Three Pirate Treasure Chests That Remain Hidden
Like we said before, there are tales of lost treasure that remain in treasure chests under the sand or hidden in caves out there. Here are three of the most notorious legends.
1. Blackbeard’s Treasure
Perhaps one of the most well-known names in the Pirate world is Blackbeard. Known to a few as Edward Teach, this ruthless seadog sailed the West Indies and East Coast of America in the late 17th to early 18th centuries. His targets were the ships leaving the South American coast on their way back to Spain.

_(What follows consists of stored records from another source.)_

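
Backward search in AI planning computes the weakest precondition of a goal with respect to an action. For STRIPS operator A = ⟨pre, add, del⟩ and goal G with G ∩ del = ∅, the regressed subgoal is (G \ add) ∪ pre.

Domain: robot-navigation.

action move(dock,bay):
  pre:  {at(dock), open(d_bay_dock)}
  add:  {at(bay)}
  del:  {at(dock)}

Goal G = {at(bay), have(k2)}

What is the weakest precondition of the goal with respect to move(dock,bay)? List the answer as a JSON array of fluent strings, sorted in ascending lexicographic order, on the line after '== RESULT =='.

Regress:
  G ∩ del = {}  (empty — regression defined)
  G \ add = {at(bay), have(k2)} \ {at(bay)} = {have(k2)}
  ∪ pre   = {have(k2)} ∪ {at(dock), open(d_bay_dock)}
          = {at(dock), have(k2), open(d_bay_dock)}

== RESULT ==
["at(dock)", "have(k2)", "open(d_bay_dock)"]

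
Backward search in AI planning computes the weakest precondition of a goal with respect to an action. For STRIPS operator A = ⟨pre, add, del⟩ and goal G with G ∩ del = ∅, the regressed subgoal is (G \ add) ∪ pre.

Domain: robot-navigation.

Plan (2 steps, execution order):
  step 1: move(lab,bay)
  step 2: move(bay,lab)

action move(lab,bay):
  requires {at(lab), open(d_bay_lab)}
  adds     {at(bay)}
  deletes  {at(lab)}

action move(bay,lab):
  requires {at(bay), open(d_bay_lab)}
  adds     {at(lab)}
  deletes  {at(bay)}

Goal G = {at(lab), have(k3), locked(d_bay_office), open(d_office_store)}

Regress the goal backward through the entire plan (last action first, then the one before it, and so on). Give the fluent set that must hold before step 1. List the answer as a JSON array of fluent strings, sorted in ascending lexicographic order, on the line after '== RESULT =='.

Regress step by step:
  through step 2 (move(bay,lab)): drop {at(lab)}, keep {have(k3), locked(d_bay_office), open(d_office_store)}, require {at(bay), open(d_bay_lab)}
    → {at(bay), have(k3), locked(d_bay_office), open(d_bay_lab), open(d_office_store)}
  through step 1 (move(lab,bay)): drop {at(bay)}, keep {have(k3), locked(d_bay_office), open(d_bay_lab), open(d_office_store)}, require {at(lab), open(d_bay_lab)}
    → {at(lab), have(k3), locked(d_bay_office), open(d_bay_lab), open(d_office_store)}

== RESULT ==
["at(lab)", "have(k3)", "locked(d_bay_office)", "open(d_bay_lab)", "open(d_office_store)"]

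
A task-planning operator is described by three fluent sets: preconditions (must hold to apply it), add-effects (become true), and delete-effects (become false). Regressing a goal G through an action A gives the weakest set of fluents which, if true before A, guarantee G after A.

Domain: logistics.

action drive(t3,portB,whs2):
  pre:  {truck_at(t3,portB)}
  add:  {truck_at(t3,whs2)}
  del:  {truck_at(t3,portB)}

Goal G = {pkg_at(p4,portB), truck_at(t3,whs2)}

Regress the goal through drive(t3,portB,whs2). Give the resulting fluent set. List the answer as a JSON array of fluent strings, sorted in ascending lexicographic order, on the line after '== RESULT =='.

Compute (G \ add) ∪ pre:
  G ∩ del = {}  (empty — regression defined)
  G \ add = {pkg_at(p4,portB), truck_at(t3,whs2)} \ {truck_at(t3,whs2)} = {pkg_at(p4,portB)}
  ∪ pre   = {pkg_at(p4,portB)} ∪ {truck_at(t3,portB)}
          = {pkg_at(p4,portB), truck_at(t3,portB)}

== RESULT ==
["pkg_at(p4,portB)", "truck_at(t3,portB)"]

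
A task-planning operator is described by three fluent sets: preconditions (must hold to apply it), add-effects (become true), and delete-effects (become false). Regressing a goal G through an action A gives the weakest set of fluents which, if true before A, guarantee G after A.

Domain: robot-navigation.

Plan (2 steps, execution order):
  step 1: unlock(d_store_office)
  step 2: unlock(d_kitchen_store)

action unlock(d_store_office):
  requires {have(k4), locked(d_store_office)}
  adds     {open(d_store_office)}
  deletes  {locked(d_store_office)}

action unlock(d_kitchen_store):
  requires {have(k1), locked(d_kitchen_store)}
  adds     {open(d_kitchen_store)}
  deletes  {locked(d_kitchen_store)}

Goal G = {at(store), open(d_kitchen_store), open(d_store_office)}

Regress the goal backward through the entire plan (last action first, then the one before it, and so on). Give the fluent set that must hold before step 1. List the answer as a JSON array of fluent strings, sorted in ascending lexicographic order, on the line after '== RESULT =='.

Work backward from the goal:
  through step 2 (unlock(d_kitchen_store)): drop {open(d_kitchen_store)}, keep {at(store), open(d_store_office)}, require {have(k1), locked(d_kitchen_store)}
    → {at(store), have(k1), locked(d_kitchen_store), open(d_store_office)}
  through step 1 (unlock(d_store_office)): drop {open(d_store_office)}, keep {at(store), have(k1), locked(d_kitchen_store)}, require {have(k4), locked(d_store_office)}
    → {at(store), have(k1), have(k4), locked(d_kitchen_store), locked(d_store_office)}

== RESULT ==
["at(store)", "have(k1)", "have(k4)", "locked(d_kitchen_store)", "locked(d_store_office)"]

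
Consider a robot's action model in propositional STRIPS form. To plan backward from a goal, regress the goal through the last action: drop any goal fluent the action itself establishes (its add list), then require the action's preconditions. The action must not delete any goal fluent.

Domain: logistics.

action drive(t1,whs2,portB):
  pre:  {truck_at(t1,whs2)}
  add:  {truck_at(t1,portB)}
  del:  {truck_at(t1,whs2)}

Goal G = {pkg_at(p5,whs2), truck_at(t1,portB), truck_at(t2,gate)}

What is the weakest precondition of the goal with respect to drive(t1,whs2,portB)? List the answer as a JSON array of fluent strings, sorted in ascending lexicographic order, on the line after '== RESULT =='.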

Treasure hunters were believed to have found his ship, The Queen’s Revenge (or Queen Anne’s Revenge), in 1996. Unfortunately, it lay bare of any treasure chest and instead housed only a handful of gold coins. They were able to extract some precious remains from the wreckage, including the anchor, cannons, and some other ship fittings.

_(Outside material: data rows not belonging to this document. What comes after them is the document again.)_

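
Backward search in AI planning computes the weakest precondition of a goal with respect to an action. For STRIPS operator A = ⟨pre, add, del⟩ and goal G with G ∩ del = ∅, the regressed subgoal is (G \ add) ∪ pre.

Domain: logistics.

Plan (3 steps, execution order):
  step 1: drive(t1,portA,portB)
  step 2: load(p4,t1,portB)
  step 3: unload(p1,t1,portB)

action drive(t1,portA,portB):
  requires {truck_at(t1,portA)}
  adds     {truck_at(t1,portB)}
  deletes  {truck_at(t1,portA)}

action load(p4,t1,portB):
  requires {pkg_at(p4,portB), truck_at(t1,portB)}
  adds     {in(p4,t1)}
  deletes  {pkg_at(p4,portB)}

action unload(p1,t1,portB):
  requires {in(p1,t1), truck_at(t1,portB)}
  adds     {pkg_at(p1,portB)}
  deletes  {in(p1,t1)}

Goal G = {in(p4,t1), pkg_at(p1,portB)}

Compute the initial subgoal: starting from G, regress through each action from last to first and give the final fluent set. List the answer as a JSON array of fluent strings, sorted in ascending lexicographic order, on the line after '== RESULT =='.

Regress step by step:
  through step 3 (unload(p1,t1,portB)): drop {pkg_at(p1,portB)}, keep {in(p4,t1)}, require {in(p1,t1), truck_at(t1,portB)}
    → {in(p1,t1), in(p4,t1), truck_at(t1,portB)}
  through step 2 (load(p4,t1,portB)): drop {in(p4,t1)}, keep {in(p1,t1), truck_at(t1,portB)}, require {pkg_at(p4,portB), truck_at(t1,portB)}
    → {in(p1,t1), pkg_at(p4,portB), truck_at(t1,portB)}
  through step 1 (drive(t1,portA,portB)): drop {truck_at(t1,portB)}, keep {in(p1,t1), pkg_at(p4,portB)}, require {truck_at(t1,portA)}
    → {in(p1,t1), pkg_at(p4,portB), truck_at(t1,portA)}

== RESULT ==
["in(p1,t1)", "pkg_at(p4,portB)", "truck_at(t1,portA)"]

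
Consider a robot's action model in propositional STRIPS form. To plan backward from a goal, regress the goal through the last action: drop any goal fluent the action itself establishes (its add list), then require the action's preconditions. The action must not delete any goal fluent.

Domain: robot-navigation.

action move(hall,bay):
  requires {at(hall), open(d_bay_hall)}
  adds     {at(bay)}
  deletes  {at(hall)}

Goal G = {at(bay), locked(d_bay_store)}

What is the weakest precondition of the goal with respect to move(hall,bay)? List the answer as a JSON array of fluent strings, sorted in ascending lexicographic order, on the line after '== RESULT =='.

Compute (G \ add) ∪ pre:
  G ∩ del = {}  (empty — regression defined)
  G \ add = {at(bay), locked(d_bay_store)} \ {at(bay)} = {locked(d_bay_store)}
  ∪ pre   = {locked(d_bay_store)} ∪ {at(hall), open(d_bay_hall)}
          = {at(hall), locked(d_bay_store), open(d_bay_hall)}

== RESULT ==
["at(hall)", "locked(d_bay_store)", "open(d_bay_hall)"]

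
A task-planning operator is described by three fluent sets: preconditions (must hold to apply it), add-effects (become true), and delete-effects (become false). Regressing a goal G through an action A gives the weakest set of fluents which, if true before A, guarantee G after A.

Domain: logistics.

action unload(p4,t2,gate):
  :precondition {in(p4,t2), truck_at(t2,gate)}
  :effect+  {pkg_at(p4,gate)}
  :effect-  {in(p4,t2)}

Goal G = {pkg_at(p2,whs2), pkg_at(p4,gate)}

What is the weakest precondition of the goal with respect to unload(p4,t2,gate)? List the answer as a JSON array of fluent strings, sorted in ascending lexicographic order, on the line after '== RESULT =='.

Regress:
  G ∩ del = {}  (empty — regression defined)
  G \ add = {pkg_at(p2,whs2), pkg_at(p4,gate)} \ {pkg_at(p4,gate)} = {pkg_at(p2,whs2)}
  ∪ pre   = {pkg_at(p2,whs2)} ∪ {in(p4,t2), truck_at(t2,gate)}
          = {in(p4,t2), pkg_at(p2,whs2), truck_at(t2,gate)}

== RESULT ==
["in(p4,t2)", "pkg_at(p2,whs2)", "truck_at(t2,gate)"]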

At the end of his life, Blackbeard’s wealth was only recorded at around $12.5 million, according to his ledgers. However, before he met his demise in 1718, he foretold of a location where his real treasure chest lay. However, he stated that the location would remain known only to him and the devil.
2. Amaro Pargo’s Treasure
Amaro Pargo started off as a Pirate, however, the Spaniard later became a privateer who attacked and plundered ships aligned against the Spanish crown. He ran the route between Cádiz and the Caribbean and sailed the seas around the same time as Blackbeard.

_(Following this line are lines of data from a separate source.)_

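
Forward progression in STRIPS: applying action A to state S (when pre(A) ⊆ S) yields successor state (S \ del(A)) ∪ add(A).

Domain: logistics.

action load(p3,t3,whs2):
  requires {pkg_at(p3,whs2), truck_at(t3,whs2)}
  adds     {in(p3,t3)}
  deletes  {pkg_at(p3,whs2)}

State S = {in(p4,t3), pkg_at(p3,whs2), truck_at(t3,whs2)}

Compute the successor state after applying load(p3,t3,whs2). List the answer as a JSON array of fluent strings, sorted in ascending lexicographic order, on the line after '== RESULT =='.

Progress:
  pre ⊆ S: {pkg_at(p3,whs2), truck_at(t3,whs2)} ⊆ S  — applicable
  S \ del = {in(p4,t3), truck_at(t3,whs2)}
  ∪ add   = {in(p3,t3), in(p4,t3), truck_at(t3,whs2)}

== RESULT ==
["in(p3,t3)", "in(p4,t3)", "truck_at(t3,whs2)"]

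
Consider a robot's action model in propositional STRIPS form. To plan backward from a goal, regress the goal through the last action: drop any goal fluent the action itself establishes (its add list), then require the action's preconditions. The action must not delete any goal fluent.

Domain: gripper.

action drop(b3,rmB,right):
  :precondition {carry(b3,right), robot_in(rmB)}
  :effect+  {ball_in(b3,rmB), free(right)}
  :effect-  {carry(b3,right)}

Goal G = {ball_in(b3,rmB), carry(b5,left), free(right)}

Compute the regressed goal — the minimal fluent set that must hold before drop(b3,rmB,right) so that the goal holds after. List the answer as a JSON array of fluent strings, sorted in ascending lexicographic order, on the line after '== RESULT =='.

Compute (G \ add) ∪ pre:
  G ∩ del = {}  (empty — regression defined)
  G \ add = {ball_in(b3,rmB), carry(b5,left), free(right)} \ {ball_in(b3,rmB), free(right)} = {carry(b5,left)}
  ∪ pre   = {carry(b5,left)} ∪ {carry(b3,right), robot_in(rmB)}
          = {carry(b3,right), carry(b5,left), robot_in(rmB)}

== RESULT ==
["carry(b3,right)", "carry(b5,left)", "robot_in(rmB)"]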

He died the wealthiest man in the Canary Islands and much of his net worth went to his sons. However, he wrote of a treasure chest of carved wood in his will. He explained that it housed gold, jewelry, porcelain, silver, and other expensive artifacts. In fact, his last will and testament reveal that he itemized the haul in a book wrapped with parchment with the letter “D” embossed on it.
He, however, failed to tell anyone where the book could be found. As such, treasure hunters have been on the search for the treasure chest for years without avail.
3. Pirate Gold of Adak Island
Millions of people around the world have become familiar with the treasure of Adak Island. That’s because Netflix recently released a reality show that follows the journey of treasure hunters as they search for this immeasurable booty. It is alleged that it is worth more than a mere treasure chest or two.
As the tale goes, a Pirate named Gregory Dwargstaf hid gold coins in 150 food and milk tin cans. The value of the treasure is said to be worth $365 million dollars.
While some think it to be mere legend, the story seems to have a ring of truth to it. American soldiers used Adak Island as a base during World War II. During the construction of the barracks, a worker found a can with gold coins from the 17th century valued at several thousand dollars. In 1959, another tin turned up, this time with $2.5 million worth of gold inside it.
With gold like this dangling like a carrot before a donkey, it’s easy to see why the Adak treasure hunters are determined to find the rest of the treasure and why Netflix has chosen to follow their escapades. If there was any proof that treasure chests still exist out there, this would be it.
The Odds are Not Great
The odds of finding buried treasure chests have proven slim. There are so many myths and legends out there, with very little material proof to validate them. But every now and then, those who do the work reap the dividends they deserve and end up self-made millionaires by chasing treasures that others would write off as pipe dreams.